Les sciences sociales (dans sa dimension critique) peuvent apporter les données et les arguments qui montrent la contreproductivité et l'insoutenabilité des structures et les institutions de la croissance.

Dans sa dimension positive, elles peuvent explorer la connexion entre le développement et les nécessités "authentiques" des populations, en contribuant ainsi à réduire la présence de discours inutilement moralisateurs. Aussi, elles peuvent analyser certaines expériences locales qui expriment de façon embryonnaire les lignes d'articulation sociale qui pourraient répondre à d'autres structures de nécessités.

7. La décroissance et l'utopie

Les visions du changement social au-delà des limites à la croissance ne sont pas précieuses par ce qu'elles nous annoncent sur l'avenir (que va savoir!).

Leur valeur consiste surtout à nous aider à penser (et, éventuellement, à agir) hors du dogme de la croissance, à ouvrir les portes pour une imagination décolonisée (pour recourir à la phrase de Latouche).

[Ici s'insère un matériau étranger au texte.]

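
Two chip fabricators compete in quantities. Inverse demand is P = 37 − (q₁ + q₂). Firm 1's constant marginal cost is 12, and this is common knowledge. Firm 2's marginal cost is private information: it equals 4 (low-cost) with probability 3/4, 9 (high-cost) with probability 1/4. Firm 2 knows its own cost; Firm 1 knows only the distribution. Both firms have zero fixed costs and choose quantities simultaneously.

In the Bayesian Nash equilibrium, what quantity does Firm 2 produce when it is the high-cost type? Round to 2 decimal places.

10.96

Firm 2 with cost c maximizes (37 − (q₁+q₂) − c)·q₂, giving q₂(c) = (37 − c − q₁)/2.
E[c₂] = 3/4·4 + 1/4·9 = 5.25
Firm 1's FOC against E[q₂] yields q₁ = (37 − 2·12 + E[c₂])/3 = (37 − 24 + 5.25)/3 = 6.08333.
q₂(high-cost) = (37 − 9 − 6.08333)/2 = 10.9583.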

C'est un terrain où l'imagination sociologique et la pensée utopique s'entrecroisent. Ce que n'est pas trop surprenant, parce qu'on pourrait décrire la pensée utopique comme une recherche de "sociétés complètes", une recherche libre de la "charge lourde de la politique et la pratique immédiates du monde réellement existant" (Redclift).

Résumé-conclusion

1. La possibilité d'un développement durable semble de plus en plus problématique parce qu'on a perdu trop de temps sans aménager une réponse à la hauteur du problème. 2. Celui-ci est le contexte où a été reformulé l'approche de la décroissance, qui pointe à un ajustement de l'économie et de la population aux dimensions soutenables (au-dessous de celles d'aujourd'hui) et à la recherche de solutions aux problèmes sociaux hors du développement. 3. La décroissance, si les limites de la planète ont été effectivement traversées, n'est plus une option volontaire. C'est-à-dire, elle n'est pas une idée à laquelle nous pourrions ou non nous rallier selon nos préférences philosophiques ou politiques, mais un cours inévitable du changement social, imposé par la force des lois de la nature. 4. N'importe quelle intervention technologique et n'importe quel réajustement de l'organisation sociale ne pourraient pas faire une autre chose que l'ajourner transitoirement, mais jamais ne l'éviter. 5. La perspective de la décroissance ouvre, comme toujours dans l'histoire, un ensemble de bifurcations, des multiples routes : certaines de ces routes pourraient conduire à l'abîme; d'autres, à une réorganisation praticable -et même désirable pour la majorité- de l'existence sociale. 6. Les chemins de la décroissance ne peuvent pas être exposés positivement : ils peuvent seulement être imaginés par des esprits qui ont abandonné plus ou moins complètement le paradigme de la croissance.